Depuis quelques années les productions sucrières à base de betterave et de canne sont concurrencées par les produits issus de l'amidon (isoglucose, glucose, dextrose et sorbitol) et par les édulcorants non caloriques (aspartame, acé-sulfame et saccharines). Si la production européenne d'isoglucose est soumise à un contingentement analogue à celui qui prévaut pour le sucre, tel n'est pas le cas pour le glucose et les édulcorants issus de l'amidon et les édulcorants non caloriques. En 1988 ces produits, pour une très large part destinés à l'industrie, ont représenté 15 p. 100 de la consommation communautaire de sucre et autres édulcorants ; la diffusion de ces produits est beaucoup plus importante au Japon et aux Etats-Unis, où elle se monte respectivement à 36,6 et 45,6 p. 100. En France, la consommation industrielle correspondante est évaluée en 1988-1989 à 350 000 tonnes d'équivalent-sucre ; la consommation totale de sucre s'est alors élevée à 1,951 million de tonnes. La stagnation de la consommation globale de sucre enregistrée depuis une dizaine d'années en France, comme dans l'ensemble des pays européens, est en particulier expliquée par l'utilisation accrue du glucose dans les usages industriels. Jusqu'à présent la part représentée par les édulcorants non-caloriques dans la consommation de sucre est en revanche restée modeste ; elle est évaluée à 0,5 p. 100. Cette part est susceptible d'augmenter dans un proche avenir en raison des aménagements législatifs et réglementaires autorisant désormais l'utilisation de ces produits dans les productions alimentaires.

Ainsi, disposant d'un droit de production au titre des quotas A et B se montant à 3,3 19 millions de tonnes et enregistrant une consommation intérieure de 1,951 million de tonnes, les entreprises situées sur le territoire national sont tenues d'exporter.
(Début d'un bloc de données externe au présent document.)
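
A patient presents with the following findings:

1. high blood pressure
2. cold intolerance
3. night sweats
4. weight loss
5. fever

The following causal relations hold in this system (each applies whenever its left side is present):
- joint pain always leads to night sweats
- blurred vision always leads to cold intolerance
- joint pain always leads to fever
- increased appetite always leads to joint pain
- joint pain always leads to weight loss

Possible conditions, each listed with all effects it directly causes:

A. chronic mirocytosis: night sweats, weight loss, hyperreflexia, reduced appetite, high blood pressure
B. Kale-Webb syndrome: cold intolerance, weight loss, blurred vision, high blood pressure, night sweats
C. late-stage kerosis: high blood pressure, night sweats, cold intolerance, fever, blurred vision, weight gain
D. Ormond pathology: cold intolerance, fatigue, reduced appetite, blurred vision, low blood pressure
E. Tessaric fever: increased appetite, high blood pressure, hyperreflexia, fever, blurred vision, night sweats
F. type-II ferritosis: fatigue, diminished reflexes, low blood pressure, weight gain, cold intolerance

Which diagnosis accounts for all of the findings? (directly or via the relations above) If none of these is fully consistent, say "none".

Per-candidate check:
(A) chronic mirocytosis — high blood pressure ✓; cold intolerance ✗; night sweats ✓; weight loss ✓; fever ✗
(B) Kale-Webb syndrome — high blood pressure ✓; cold intolerance ✓; night sweats ✓; weight loss ✓; fever ✗
(C) late-stage kerosis — high blood pressure ✓; cold intolerance ✓; night sweats ✓; weight loss ✗; fever ✓
(D) Ormond pathology — high blood pressure ✗; cold intolerance ✓; night sweats ✗; weight loss ✗; fever ✗
(E) Tessaric fever — accounts for every observation (cold intolerance through blurred vision → cold intolerance)
(F) type-II ferritosis — high blood pressure ✗; cold intolerance ✓; night sweats ✗; weight loss ✗; fever ✗
(E) alone accounts for all the evidence.

E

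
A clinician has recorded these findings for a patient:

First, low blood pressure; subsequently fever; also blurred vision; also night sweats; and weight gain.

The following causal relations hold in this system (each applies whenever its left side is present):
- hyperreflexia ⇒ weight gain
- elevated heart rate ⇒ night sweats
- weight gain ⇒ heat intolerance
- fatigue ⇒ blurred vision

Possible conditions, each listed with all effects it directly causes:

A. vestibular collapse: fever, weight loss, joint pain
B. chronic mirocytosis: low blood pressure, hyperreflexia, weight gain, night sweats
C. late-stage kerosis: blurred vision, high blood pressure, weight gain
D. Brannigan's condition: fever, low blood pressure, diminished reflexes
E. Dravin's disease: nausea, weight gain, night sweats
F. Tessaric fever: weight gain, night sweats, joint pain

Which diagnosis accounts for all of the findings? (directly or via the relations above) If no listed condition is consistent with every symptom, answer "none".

none

Testing each hypothesis:
(A) vestibular collapse — low blood pressure ✗; fever ✓; blurred vision ✗; night sweats ✗; weight gain ✗
(B) chronic mirocytosis — low blood pressure ✓; fever ✗; blurred vision ✗; night sweats ✓; weight gain ✓
(C) late-stage kerosis — low blood pressure ✗; fever ✗; blurred vision ✓; night sweats ✗; weight gain ✓
(D) Brannigan's condition — low blood pressure ✓; fever ✓; blurred vision ✗; night sweats ✗; weight gain ✗
(E) Dravin's disease — low blood pressure ✗; fever ✗; blurred vision ✗; night sweats ✓; weight gain ✓
(F) Tessaric fever — low blood pressure ✗; fever ✗; blurred vision ✗; night sweats ✓; weight gain ✓
No candidate is consistent with all observations.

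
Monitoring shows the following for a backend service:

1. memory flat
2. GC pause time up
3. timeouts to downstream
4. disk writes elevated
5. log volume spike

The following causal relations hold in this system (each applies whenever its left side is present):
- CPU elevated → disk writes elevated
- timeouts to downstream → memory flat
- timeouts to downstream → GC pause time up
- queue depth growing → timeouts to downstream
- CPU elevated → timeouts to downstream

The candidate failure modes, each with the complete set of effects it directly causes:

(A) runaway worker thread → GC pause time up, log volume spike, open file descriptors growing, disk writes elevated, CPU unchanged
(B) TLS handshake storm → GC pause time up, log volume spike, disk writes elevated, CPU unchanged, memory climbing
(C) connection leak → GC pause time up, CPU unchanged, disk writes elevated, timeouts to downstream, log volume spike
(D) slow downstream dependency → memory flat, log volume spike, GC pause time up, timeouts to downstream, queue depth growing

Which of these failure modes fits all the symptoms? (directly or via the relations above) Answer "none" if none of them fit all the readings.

Testing each hypothesis:
(A) runaway worker thread — does not account for memory flat, timeouts to downstream
(B) TLS handshake storm — fails on memory flat, timeouts to downstream (predicts memory climbing, not memory flat)
(C) connection leak — accounts for every observation (memory flat via timeouts to downstream → memory flat)
(D) slow downstream dependency — memory flat yes; GC pause time up yes; timeouts to downstream yes; disk writes elevated NO; log volume spike yes
(C) is the only candidate with no mismatches.

C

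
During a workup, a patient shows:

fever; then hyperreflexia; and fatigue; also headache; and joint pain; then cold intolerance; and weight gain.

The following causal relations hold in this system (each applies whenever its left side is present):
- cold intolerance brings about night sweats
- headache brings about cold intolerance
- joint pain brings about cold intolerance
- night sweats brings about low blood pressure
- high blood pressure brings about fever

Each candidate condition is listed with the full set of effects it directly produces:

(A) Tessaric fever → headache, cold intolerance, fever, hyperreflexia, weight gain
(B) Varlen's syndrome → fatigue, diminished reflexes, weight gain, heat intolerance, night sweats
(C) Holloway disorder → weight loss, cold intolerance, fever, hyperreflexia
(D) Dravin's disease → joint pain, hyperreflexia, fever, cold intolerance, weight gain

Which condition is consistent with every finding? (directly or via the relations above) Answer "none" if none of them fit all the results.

Per-candidate check:
(A) Tessaric fever — does not account for fatigue, joint pain
(B) Varlen's syndrome — fails on fever, hyperreflexia, headache, joint pain, cold intolerance (predicts diminished reflexes, not hyperreflexia; predicts heat intolerance, not cold intolerance)
(C) Holloway disorder — fever match; hyperreflexia match; fatigue miss; headache miss; joint pain miss; cold intolerance match; weight gain miss
(D) Dravin's disease — fever match; hyperreflexia match; fatigue miss; headache miss; joint pain match; cold intolerance match; weight gain match
No candidate is consistent with all observations.

none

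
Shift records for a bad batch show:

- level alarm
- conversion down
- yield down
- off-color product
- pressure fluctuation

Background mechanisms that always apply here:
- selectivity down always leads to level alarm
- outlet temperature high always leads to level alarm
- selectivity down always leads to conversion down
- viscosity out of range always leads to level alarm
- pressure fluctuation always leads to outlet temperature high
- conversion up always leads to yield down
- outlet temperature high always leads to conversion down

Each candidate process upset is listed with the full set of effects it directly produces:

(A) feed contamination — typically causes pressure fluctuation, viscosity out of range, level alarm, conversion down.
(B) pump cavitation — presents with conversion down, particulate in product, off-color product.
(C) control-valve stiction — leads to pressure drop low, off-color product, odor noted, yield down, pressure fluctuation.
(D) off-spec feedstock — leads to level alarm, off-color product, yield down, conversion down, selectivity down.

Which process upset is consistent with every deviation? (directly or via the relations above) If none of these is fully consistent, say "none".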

A hauteur de 70 p. 100, les productions entrant dans les quotas A et B sont exportées hors CEE Les ventes en question sont conclues sur la base du prix d'intervention, lequel, après avoir stagné au cours des campagnes 1984-1985 à 1988- 1989, a enregistré une baisse de 2 p. 100 pour la campagne 1989-1990. Ces ventes font l'objet d'adjudications organisées par les autorités communautaires et à l'issue desquelles des certificats d'exportation sont attribués aux producteurs ayant proposé le meilleur prix. Pour ces exportations, les producteurs perçoivent une restitution dont le montant maximum représente la différence entre le prix de vente et le prix d'intervention. Pour être sûrs d'être adjudicataires, les producteurs proposent leur meilleur prix, c'est-à-dire un prix inférieur au montant maximum de la restitution.

Un tel contexte explique les raisons pour lesquelles les fournisseurs préfèrent satisfaire la consommation nationale et la consommation européenne. Proposant des produits plus élaborés, ils sont en mesure d'obtenir des prix et une rémunération des capitaux investis plus attractifs. Mais encore faut-il que les entreprises soient compétitives. Les entreprises Générale sucrière, Commerciale Sucre Union, Sucre Union Distribution et Compagnie française de sucrerie voient précisément dans la double opération sous mise à l'examen du conseil le moyen d'améliorer leur efficacité relative et de remédier aux incertitudes pesant sur l'avenir de la politique communautaire dans le secteur sucrier.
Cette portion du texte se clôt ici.